CBS News State Department Reporter Charles Wolfson said that members of the press corps traveling with Rice were given some advanced notice of the visit but were asked not to reveal any travel details. She is the first senior U.S. official to visit Beirut in more than two years.
The Lebanese opposition blamed Syria and its agents for Hariri's slaying. And a new government emerged from a season of political change following the assassination.
Hariri's son leads the newly dominate anti-Syrian faction in parliament and a protege of his father will be the new prime minister.
On Wednesday, the State Department said it was prepared to work with the new government but not with any Hezbollah Cabinet members. The new 24-member parliament includes one member of the militant group the U.S. calls a terrorist organization.
Rice's predecessor, Colin Powell, was the last senior American diplomat to come to Beirut. At the time of his May 2003 visit, Syria was still firmly entrenched as the dominate political and military force in Lebanon.
The United States helped lead international demands that Syria end its three decades of dominance in Lebanon. Syria withdrew its 14,000 troops in April, after weeks of street protests and political turmoil set off by the Hariri killing.
Rice went to Jerusalem in a hastily arranged visit in an effort to rescue a shaky Mideast truce amid an escalation of violence before Israel's mid-August withdrawal from the Gaza Strip.

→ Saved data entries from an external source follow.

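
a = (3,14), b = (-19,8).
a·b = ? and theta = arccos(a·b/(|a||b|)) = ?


a·b = 3*(-19) + 14*8 = -57 + 112 = 55
|a| = sqrt(9+196) = 14.3178
|b| = sqrt(361+64) = 20.6155
cos(theta) = 55/(sqrt(205)*sqrt(425)) = 55/sqrt(87125) = 0.186334
theta = arccos(55/sqrt(87125)) = 79.2611 degrees

a·b = 55, theta = 79.2611 deg


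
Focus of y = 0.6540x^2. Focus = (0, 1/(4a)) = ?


a = 0.6540
4a = 2.6160
focus = (0, 1/2.6160) = (0, 0.3823)

Focus = (0, 0.3823)


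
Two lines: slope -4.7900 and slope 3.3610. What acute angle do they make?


m1-m2 = -8.151
1+m1*m2 = -15.09919
tan(theta) = |-8.151/(-15.09919)| = 0.539830
theta = arctan(|-8.151/(-15.09919)|) = 28.3615 degrees (acute angle)

28.3615 degrees


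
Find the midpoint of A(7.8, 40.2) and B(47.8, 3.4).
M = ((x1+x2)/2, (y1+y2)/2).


Mx = (7.8 + 47.8)/2 = 55.6/2 = 27.8000
My = (40.2 + 3.4)/2 = 43.6/2 = 21.8000

(27.8000, 21.8000)


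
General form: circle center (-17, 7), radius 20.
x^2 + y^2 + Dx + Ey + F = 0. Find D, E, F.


(x+ 17)^2 + (y-7)^2 = 20^2
D = -2h = 34, E = -2k = -14
F = h^2+k^2-r^2 = 289+49-400 = -62

D = 34, E = -14, F = -62


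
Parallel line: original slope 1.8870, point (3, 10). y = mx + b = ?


Parallel lines have equal slopes.
m2 = 1.8870
b2 = 10 - 1.8870*3 = 4.3390

y = 1.8870x + 4.3390


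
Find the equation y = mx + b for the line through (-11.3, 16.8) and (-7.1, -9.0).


m = (-25.8)/(4.2) = -6.1429
b = y1 - m*x1 = 16.8 - (-25.8*(-11.3))/(4.2) = 16.8 - 69.4143 = -52.6143

y = -6.1429x - 52.6143


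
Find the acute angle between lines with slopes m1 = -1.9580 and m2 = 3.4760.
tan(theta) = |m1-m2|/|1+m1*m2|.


m1-m2 = -5.434
1+m1*m2 = -5.806008
tan(theta) = |-5.434/(-5.806008)| = 0.935927
theta = arctan(|-5.434/(-5.806008)|) = 43.1044 degrees (acute angle)

43.1044 degrees


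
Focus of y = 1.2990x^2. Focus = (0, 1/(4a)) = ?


a = 1.2990
4a = 5.1960
focus = (0, 1/5.1960) = (0, 0.1925)

Focus = (0, 0.1925)


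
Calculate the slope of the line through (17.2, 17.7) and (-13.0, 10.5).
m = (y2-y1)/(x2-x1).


dy = 10.5 - 17.7 = -7.2
dx = -13.0 - 17.2 = -30.2
m = -7.2/(-30.2) = 0.2384

m = 0.2384


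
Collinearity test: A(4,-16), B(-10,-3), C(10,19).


4*(-3-19) - 10*(19+ 16) + 10*(-16+ 3)
= -88 - 350 - 130 = -568

No, not collinear (determinant = -568)


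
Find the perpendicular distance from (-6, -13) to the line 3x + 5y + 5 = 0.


|3*(-6) + 5*(-13) + 5| = |-78| = 78
sqrt(9 + 25) = sqrt(34) = 5.8310
d = 78/sqrt(34) = 13.3769

13.3769


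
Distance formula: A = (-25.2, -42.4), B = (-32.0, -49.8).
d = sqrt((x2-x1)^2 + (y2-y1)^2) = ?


dx = -32.0 + 25.2 = -6.8
dy = -49.8 + 42.4 = -7.4
d = sqrt(46.24 + 54.76) = sqrt(101) = 10.0499

10.0499


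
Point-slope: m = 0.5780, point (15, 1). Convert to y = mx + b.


y - 1 = 0.5780(x - 15)
y = 0.5780x + 1 - 0.5780*15
y = 0.5780x - 7.6700

y = 0.5780x - 7.6700


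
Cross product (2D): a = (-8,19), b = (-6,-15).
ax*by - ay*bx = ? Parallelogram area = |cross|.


cross = -8*(-15) - 19*(-6) = 120 + 114 = 234
Parallelogram area = |234| = 234

cross = 234, parallelogram area = 234


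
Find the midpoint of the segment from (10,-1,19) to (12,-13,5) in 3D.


Mx = (10+12)/2 = 11.0000
My = (-1- 13)/2 = -7.0000
Mz = (19+5)/2 = 12.0000

M = (11.0000, -7.0000, 12.0000)


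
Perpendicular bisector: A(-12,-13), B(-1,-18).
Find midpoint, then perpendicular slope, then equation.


Midpoint = (-6.5, -15.5)
Slope of AB = dy/dx = -5/11 = -0.4545
Perp slope = -dx/dy = 11/5 = 2.2000
b = My - (perp slope)*Mx = -15.5 + (11*(-6.5))/(-5) = -15.5 + 14.3000 = -1.2000

y = 2.2000x - 1.2000


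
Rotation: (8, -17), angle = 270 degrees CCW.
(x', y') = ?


cos(270) = 0, sin(270) = -1
x' = 8*0 + 17*(-1) = -17
y' = 8*(-1) - 17*0 = -8

(-17, -8)


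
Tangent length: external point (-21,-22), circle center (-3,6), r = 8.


d = sqrt((-21+ 3)^2 + (-22-6)^2) = sqrt(324+784) = 33.2866
L = sqrt(1108.0000 - 64) = sqrt(1044.0000) = 32.3110

32.3110


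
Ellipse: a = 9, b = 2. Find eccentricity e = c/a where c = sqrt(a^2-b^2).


c = sqrt(81-4) = sqrt(77) = 8.7750
e = c/a = sqrt(77)/9 = 0.9750

e = 0.9750


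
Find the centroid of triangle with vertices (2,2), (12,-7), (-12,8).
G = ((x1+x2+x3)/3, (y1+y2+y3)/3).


Gx = (2+12- 12)/3 = 2/3 = 0.6667
Gy = (2- 7+8)/3 = 3/3 = 1.0000

G = (0.6667, 1.0000)


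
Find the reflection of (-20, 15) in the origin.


Reflection rule for origin: (-x, -y)
(-20, 15) -> (20, -15)

(20, -15)


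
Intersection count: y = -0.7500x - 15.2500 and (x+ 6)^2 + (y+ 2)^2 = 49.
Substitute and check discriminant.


Substitute y = -0.7500x - 15.2500: (x+ 6)^2 + (-0.7500x- 15.2500+ 2)^2 = 49
Expand to Ax^2 + Bx + C = 0, where b-k = -13.25
A = 1+m^2 = 1.5625
B = 2(m(b-k) - h) = 2(-0.7500*(-13.25) + 6) = 31.875
C = h^2 + (b-k)^2 - r^2 = 36 + 175.5625 - 49 = 162.5625
disc = B^2-4AC = 1016.0156 - 1016.0156 = 0
disc = 0

1 intersection point (tangent)


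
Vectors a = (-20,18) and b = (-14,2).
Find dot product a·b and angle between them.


a·b = -20*(-14) + 18*2 = 280 + 36 = 316
|a| = sqrt(400+324) = 26.9072
|b| = sqrt(196+4) = 14.1421
cos(theta) = 316/(sqrt(724)*sqrt(200)) = 316/sqrt(144800) = 0.830430
theta = arccos(316/sqrt(144800)) = 33.8571 degrees

a·b = 316, theta = 33.8571 deg


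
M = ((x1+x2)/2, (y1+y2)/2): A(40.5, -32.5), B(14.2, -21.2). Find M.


Mx = (40.5 + 14.2)/2 = 54.7/2 = 27.3500
My = (-32.5 - 21.2)/2 = -53.7/2 = -26.8500

(27.3500, -26.8500)


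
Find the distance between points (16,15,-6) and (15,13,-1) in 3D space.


dx=-1, dy=-2, dz=5
d = sqrt(1+4+25) = sqrt(30) = 5.4772

5.4772


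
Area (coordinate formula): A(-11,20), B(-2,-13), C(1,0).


-11*(-13-0) = 143
-2*(0-20) = 40
1*(20+ 13) = 33
sum = 216
Area = |216|/2 = 108.0000

108.0000 sq units


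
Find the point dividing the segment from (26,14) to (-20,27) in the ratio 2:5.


Px = (2*(-20) + 5*26)/7 = 90/7 = 12.8571
Py = (2*27 + 5*14)/7 = 124/7 = 17.7143

P = (12.8571, 17.7143)


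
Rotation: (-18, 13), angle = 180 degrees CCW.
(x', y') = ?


cos(180) = -1, sin(180) = 0
x' = -18*(-1) - 13*0 = 18
y' = -18*0 + 13*(-1) = -13

(18, -13)


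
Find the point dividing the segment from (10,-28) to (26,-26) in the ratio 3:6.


Px = (3*26 + 6*10)/9 = 138/9 = 15.3333
Py = (3*(-26) + 6*(-28))/9 = -246/9 = -27.3333

P = (15.3333, -27.3333)


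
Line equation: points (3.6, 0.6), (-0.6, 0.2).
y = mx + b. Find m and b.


m = (-0.4)/(-4.2) = 0.0952
b = y1 - m*x1 = 0.6 - (-0.4*3.6)/(-4.2) = 0.6 - 0.3429 = 0.2571

y = 0.0952x + 0.2571


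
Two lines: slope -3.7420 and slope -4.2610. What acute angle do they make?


m1-m2 = 0.519
1+m1*m2 = 16.944662
tan(theta) = |0.519/16.944662| = 0.030629
theta = arctan(|0.519/16.944662|) = 1.7544 degrees (acute angle)

1.7544 degrees


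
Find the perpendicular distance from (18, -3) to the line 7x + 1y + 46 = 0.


|7*18 + 1*(-3) + 46| = |169| = 169
sqrt(49 + 1) = sqrt(50) = 7.0711
d = 169/sqrt(50) = 23.9002

23.9002


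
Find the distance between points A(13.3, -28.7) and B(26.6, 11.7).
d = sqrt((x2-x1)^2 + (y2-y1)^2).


dx = 26.6 - 13.3 = 13.3
dy = 11.7 + 28.7 = 40.4
d = sqrt(176.89 + 1632.16) = sqrt(1809.05) = 42.5329

42.5329


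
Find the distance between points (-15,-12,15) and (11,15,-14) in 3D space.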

Her schedule was left loose deliberately so Rice could shuttle between the leaders with last-minute concerns.
Although Rice repeatedly has said the United States would take a back seat as the Israelis and Palestinians work out their differences, her trip was seen as a sign that she planned to keep up the pressure for progress.
The hastily planned trip was Rice's third to Jerusalem and the West Bank since she took over at the State Department in January.